The index measures the actual pattern of buying and selling activity by investors around the world, rather than just their opinions.
Global investor confidence rose in September although North American sentiment continued to turn sour, according to a barometer of buying and selling activity from State Street.
The US firm's Global Investor Confidence Index increased to 80.1, up by 3.3 points from August’s revised reading of 76.8. The improvement of sentiment was driven by an 18.5 point rise in the European ICI to1 07.6. Meanwhile, the North American ICI declined further from 73.5 to 71.8, and the Asian ICI decreased from 89.3 to 87.4.
The index measures investor confidence or risk appetite quantitatively by analyzing the actual buying and selling patterns of institutional investors. The index assigns a precise meaning to changes in investor risk appetite: the greater the percentage allocation to equities, the higher risk appetite or confidence.
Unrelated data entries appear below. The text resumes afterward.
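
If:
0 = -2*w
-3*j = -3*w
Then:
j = 0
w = 0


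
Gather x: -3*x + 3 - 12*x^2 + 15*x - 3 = -12*x^2 + 12*x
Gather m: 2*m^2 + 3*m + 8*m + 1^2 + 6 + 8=2*m^2 + 11*m + 15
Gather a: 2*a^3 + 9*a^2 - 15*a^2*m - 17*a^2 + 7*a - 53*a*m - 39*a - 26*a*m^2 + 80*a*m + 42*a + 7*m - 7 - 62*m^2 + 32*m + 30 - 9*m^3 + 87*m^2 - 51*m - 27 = 2*a^3 + a^2*(-15*m - 8) + a*(-26*m^2 + 27*m + 10) - 9*m^3 + 25*m^2 - 12*m - 4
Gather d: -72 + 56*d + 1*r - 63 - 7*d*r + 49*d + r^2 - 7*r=d*(105 - 7*r) + r^2 - 6*r - 135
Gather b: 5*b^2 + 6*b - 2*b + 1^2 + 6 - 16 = 5*b^2 + 4*b - 9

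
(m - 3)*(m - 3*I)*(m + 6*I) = m^3 - 3*m^2 + 3*I*m^2 + 18*m - 9*I*m - 54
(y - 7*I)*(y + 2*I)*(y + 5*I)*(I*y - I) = I*y^4 - I*y^3 + 39*I*y^2 - 70*y - 39*I*y + 70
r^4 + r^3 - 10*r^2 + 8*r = r*(r - 2)*(r - 1)*(r + 4)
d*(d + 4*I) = d^2 + 4*I*d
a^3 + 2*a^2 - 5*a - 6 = (a - 2)*(a + 1)*(a + 3)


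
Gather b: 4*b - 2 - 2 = 4*b - 4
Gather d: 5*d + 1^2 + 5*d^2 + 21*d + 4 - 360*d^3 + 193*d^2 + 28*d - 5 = -360*d^3 + 198*d^2 + 54*d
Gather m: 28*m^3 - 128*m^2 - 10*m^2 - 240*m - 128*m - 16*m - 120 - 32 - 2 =28*m^3 - 138*m^2 - 384*m - 154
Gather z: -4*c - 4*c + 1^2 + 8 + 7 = 16 - 8*c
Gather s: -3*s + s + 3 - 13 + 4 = -2*s - 6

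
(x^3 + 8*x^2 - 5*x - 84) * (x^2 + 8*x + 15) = x^5 + 16*x^4 + 74*x^3 - 4*x^2 - 747*x - 1260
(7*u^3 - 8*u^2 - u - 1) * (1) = 7*u^3 - 8*u^2 - u - 1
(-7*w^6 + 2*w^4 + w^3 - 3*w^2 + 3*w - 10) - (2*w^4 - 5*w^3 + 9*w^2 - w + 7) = -7*w^6 + 6*w^3 - 12*w^2 + 4*w - 17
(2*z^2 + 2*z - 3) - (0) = 2*z^2 + 2*z - 3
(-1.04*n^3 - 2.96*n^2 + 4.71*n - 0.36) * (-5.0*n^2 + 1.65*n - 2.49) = 5.2*n^5 + 13.084*n^4 - 25.8444*n^3 + 16.9419*n^2 - 12.3219*n + 0.8964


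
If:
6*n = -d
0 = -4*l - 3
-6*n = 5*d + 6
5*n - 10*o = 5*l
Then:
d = -3/2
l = -3/4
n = 1/4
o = 1/2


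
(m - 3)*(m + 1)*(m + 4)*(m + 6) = m^4 + 8*m^3 + m^2 - 78*m - 72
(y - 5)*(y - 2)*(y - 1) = y^3 - 8*y^2 + 17*y - 10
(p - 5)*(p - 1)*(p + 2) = p^3 - 4*p^2 - 7*p + 10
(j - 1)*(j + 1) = j^2 - 1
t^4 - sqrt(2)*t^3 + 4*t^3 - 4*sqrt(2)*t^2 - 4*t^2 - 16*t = t*(t + 4)*(t - 2*sqrt(2))*(t + sqrt(2))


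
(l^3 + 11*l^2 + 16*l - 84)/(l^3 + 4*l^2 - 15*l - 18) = (l^2 + 5*l - 14)/(l^2 - 2*l - 3)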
A reading of 100 is neutral; it is the level at which investors are neither increasing nor decreasing their long-term allocations to risky assets. The index differs from survey-based measures in that it is based on the actual trades, as opposed to opinions, of institutional investors.
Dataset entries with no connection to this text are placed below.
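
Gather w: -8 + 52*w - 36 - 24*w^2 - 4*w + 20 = -24*w^2 + 48*w - 24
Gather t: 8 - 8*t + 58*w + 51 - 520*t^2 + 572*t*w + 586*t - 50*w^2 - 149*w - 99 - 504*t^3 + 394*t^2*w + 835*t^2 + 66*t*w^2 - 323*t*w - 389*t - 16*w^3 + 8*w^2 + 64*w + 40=-504*t^3 + t^2*(394*w + 315) + t*(66*w^2 + 249*w + 189) - 16*w^3 - 42*w^2 - 27*w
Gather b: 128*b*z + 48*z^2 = 128*b*z + 48*z^2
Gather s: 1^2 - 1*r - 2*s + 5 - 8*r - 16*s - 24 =-9*r - 18*s - 18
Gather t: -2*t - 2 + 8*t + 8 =6*t + 6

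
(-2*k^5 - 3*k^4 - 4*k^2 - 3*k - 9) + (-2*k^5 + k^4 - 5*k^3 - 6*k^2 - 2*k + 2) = -4*k^5 - 2*k^4 - 5*k^3 - 10*k^2 - 5*k - 7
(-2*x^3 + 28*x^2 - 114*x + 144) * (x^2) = -2*x^5 + 28*x^4 - 114*x^3 + 144*x^2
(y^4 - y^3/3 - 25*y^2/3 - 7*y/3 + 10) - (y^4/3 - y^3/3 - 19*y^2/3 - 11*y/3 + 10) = 2*y^4/3 - 2*y^2 + 4*y/3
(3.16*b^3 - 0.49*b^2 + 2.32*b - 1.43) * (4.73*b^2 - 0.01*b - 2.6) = 14.9468*b^5 - 2.3493*b^4 + 2.7625*b^3 - 5.5131*b^2 - 6.0177*b + 3.718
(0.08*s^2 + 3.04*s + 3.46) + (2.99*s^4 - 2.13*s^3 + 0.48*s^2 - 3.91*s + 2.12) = 2.99*s^4 - 2.13*s^3 + 0.56*s^2 - 0.87*s + 5.58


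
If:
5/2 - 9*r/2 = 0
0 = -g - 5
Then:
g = -5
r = 5/9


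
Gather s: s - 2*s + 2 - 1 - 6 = -s - 5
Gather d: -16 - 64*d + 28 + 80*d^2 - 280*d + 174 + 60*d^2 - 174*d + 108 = 140*d^2 - 518*d + 294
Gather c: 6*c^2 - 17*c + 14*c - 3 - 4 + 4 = 6*c^2 - 3*c - 3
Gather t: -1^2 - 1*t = -t - 1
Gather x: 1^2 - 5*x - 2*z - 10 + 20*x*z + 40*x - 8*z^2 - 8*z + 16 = x*(20*z + 35) - 8*z^2 - 10*z + 7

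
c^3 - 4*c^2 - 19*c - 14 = (c - 7)*(c + 1)*(c + 2)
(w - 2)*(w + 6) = w^2 + 4*w - 12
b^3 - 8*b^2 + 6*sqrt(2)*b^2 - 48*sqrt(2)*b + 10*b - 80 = (b - 8)*(b + sqrt(2))*(b + 5*sqrt(2))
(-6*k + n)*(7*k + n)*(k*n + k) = -42*k^3*n - 42*k^3 + k^2*n^2 + k^2*n + k*n^3 + k*n^2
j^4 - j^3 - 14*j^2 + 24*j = j*(j - 3)*(j - 2)*(j + 4)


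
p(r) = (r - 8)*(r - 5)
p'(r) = 2*r - 13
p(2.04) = 17.64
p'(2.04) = -8.92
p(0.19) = 37.57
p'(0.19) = -12.62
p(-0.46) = 46.19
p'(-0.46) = -13.92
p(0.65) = 31.97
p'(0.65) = -11.70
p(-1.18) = 56.73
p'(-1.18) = -15.36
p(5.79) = -1.75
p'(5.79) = -1.42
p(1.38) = 23.96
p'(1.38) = -10.24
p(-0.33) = 44.40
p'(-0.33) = -13.66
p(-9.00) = 238.00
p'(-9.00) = -31.00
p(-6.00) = 154.00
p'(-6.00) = -25.00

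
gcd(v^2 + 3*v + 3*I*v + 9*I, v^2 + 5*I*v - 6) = v + 3*I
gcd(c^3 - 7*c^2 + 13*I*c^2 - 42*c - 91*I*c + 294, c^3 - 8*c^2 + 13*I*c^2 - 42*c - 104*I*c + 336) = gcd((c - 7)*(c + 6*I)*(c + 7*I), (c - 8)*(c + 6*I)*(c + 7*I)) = c^2 + 13*I*c - 42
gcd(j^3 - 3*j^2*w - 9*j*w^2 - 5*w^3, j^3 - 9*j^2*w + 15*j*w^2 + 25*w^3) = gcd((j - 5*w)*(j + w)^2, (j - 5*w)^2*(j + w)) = -j^2 + 4*j*w + 5*w^2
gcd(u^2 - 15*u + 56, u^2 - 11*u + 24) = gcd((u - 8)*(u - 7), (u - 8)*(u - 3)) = u - 8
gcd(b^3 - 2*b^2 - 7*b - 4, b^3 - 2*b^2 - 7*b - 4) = b^3 - 2*b^2 - 7*b - 4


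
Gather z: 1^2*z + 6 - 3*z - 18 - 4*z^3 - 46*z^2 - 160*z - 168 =-4*z^3 - 46*z^2 - 162*z - 180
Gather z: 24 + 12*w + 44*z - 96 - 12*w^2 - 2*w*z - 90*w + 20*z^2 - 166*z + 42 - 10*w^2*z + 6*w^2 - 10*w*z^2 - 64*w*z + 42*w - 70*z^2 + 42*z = -6*w^2 - 36*w + z^2*(-10*w - 50) + z*(-10*w^2 - 66*w - 80) - 30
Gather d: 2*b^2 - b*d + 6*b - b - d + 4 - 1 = 2*b^2 + 5*b + d*(-b - 1) + 3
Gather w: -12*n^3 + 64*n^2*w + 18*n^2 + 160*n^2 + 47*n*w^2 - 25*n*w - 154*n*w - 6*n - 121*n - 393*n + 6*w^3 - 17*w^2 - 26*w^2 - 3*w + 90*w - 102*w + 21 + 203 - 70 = -12*n^3 + 178*n^2 - 520*n + 6*w^3 + w^2*(47*n - 43) + w*(64*n^2 - 179*n - 15) + 154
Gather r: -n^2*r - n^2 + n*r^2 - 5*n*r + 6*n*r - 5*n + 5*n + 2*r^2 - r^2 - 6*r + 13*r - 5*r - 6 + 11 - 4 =-n^2 + r^2*(n + 1) + r*(-n^2 + n + 2) + 1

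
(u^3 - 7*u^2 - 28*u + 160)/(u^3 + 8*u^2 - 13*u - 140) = (u - 8)/(u + 7)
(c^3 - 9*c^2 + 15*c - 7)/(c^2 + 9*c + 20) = (c^3 - 9*c^2 + 15*c - 7)/(c^2 + 9*c + 20)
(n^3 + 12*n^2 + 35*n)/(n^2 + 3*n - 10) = n*(n + 7)/(n - 2)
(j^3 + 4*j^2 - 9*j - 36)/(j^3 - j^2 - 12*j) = (j^2 + j - 12)/(j*(j - 4))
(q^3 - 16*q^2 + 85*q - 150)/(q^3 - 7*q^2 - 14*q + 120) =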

“Global investor confidence rebounded modestly in September as central banks everywhere stepped up their efforts to provide accommodations, and hopes of a trade truce rose again,” Michael Metcalfe, senior managing director and head of Global Macro Strategy, State Street Global Markets, said.
“This is nothing to get too excited about just yet, though. The index is still only marginally above where it began 2019 and remains significantly below the all-important 100 level, which would be consistent with investors adding to their risky asset holdings. Just like purchasing managers in manufacturing, investors remain cautious, but marginally less so this month," he said.
“The outsized European uptick in investor confidence is being driven primarily by reallocation toward the UK. Professional managers seem to believe that the FTSE, [which had fallen by 10 per cent since July back to pre-Brexit-vote levels in 2015] is a buying opportunity and a temporary one at that," Kenneth Froot, who helped to create the index, said.
"As of this reading, the strong September buying we saw earlier in the month has diminished as equity prices have risen. These flows and price fluctuations are understandably volatile given the ongoing updates on the probability of an ill-prepared no-deal Brexit,” Froot added.